Second, there is no doubt that the Presidency of Ayo deepened the Christian-Muslim fault line. Indeed, their overbearing obsession with spiritualizing President Jonathan, did more to unite the Muslims for Buhari. A prominent northern Muslim and scholar said to me: The way that CAN was carrying on about Jonathan pushed us to support General Buhari even though we did not even know which mosque he was worshipping in. CAN went out of its way to lead the President to Jerusalem on a grand pilgrimage ahead of the elections. Was this necessary? With hindsight, how many times have we Christians seen Muslims make such a song and dance about a Muslim President? President Jonathan was the President of Nigeria not the President of the Christians in Nigeria. CAN did more to diminish its reputation in these times than even the President realised. This is what the Catholic Church objected to.

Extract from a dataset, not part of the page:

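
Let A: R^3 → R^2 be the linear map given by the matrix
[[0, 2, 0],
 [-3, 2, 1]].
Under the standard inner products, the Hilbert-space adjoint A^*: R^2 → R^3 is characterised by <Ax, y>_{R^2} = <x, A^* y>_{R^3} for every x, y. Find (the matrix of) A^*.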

Third, after this charade, Christians must ask themselves the question: why do we want to get into power? Is it just to participate in the culture of theft and banditry in the name of getting our share? Clearly, politics is a vocation and Christian participation must bring something new, something fresh, something more edifying and pleasing to God. We faith leaders must encourage our people to participate in politics. Perhaps, we, Bishops of the Catholic Church stand on a different pedestal since neither we nor our priests can directly participate in politics. Either way, in a politically plural environment such as ours, religious leaders must allow themselves enough latitude to point to a moral direction for all our public officers irrespective of faith or party affiliation. This is where our credibility lies.

Fourth, since the end of the Pastor Ayo Presidency, CAN has been trying to climb out of the morass into which it was sunk. I was called upon last year to conduct the last CAN Presidential elections. It was the first time I would be invited to any CAN event at a national level since the end of my term as CAN Treasurer in 2001. I reluctantly accepted to Chair the elections and had some good people to work with. It seemed to be a straightforward exercise, but to understand how deep we had sunk, we concluded the elections peacefully and in record time. As we stepped out, I was shocked to find a truck load of the DSS operatives outside the National Ecumenical Centre. When I asked, I was told that they had been told by some members of CAN that there would be violence during the elections. I was surprised that everyone seemed shocked that the elections had passed on peacefully.

I am pleased that CAN is seemingly climbing out of the murky waters of politics and trying to face the challenges of internal harmony and cohesion among Christians so that together we can face the larger challenge of what role Christianity can play in inserting Christian values into public life. That body must return to the spirit of its founding fathers. Finally, I think Dr Nwaezeigwe and those he represents should go back to the river where they left their cloths and not distract the Catholic Church by subterfuge and naked blackmail. Imagine the irony: a cow was buried in Sokoto to deny President Jonathan the Presidency yet Sokoto state is today solidly in the hands of PDP while, as we know, Bayelsa is PDP by Supreme Court declaration not the votes of the people. The ex-President’s sympathies had even openly shifted from the PDP to the APC candidate!

Does it not seem strange that those who buried the cow to stop Jonathan had the kind of showing they had in Bayelsa? Every sane Nigerian knows why President Jonathan lost or surrendered the elections. It is all there in his own words in his recent book. Dr. Nwaezeigwe should at least read the President’s own account of issues. Jonathan is today the darling of those who overthrew him as we see from the missions he has undertaken for this government. So, Dr. Nwaezeigwe should perhaps go back to Political Science 101 to fill up his many gaps of knowledge of Nigeria and its intricate politics. The red-herring he tried to draw in his hallucinating piece is at best, nonsense on stilts.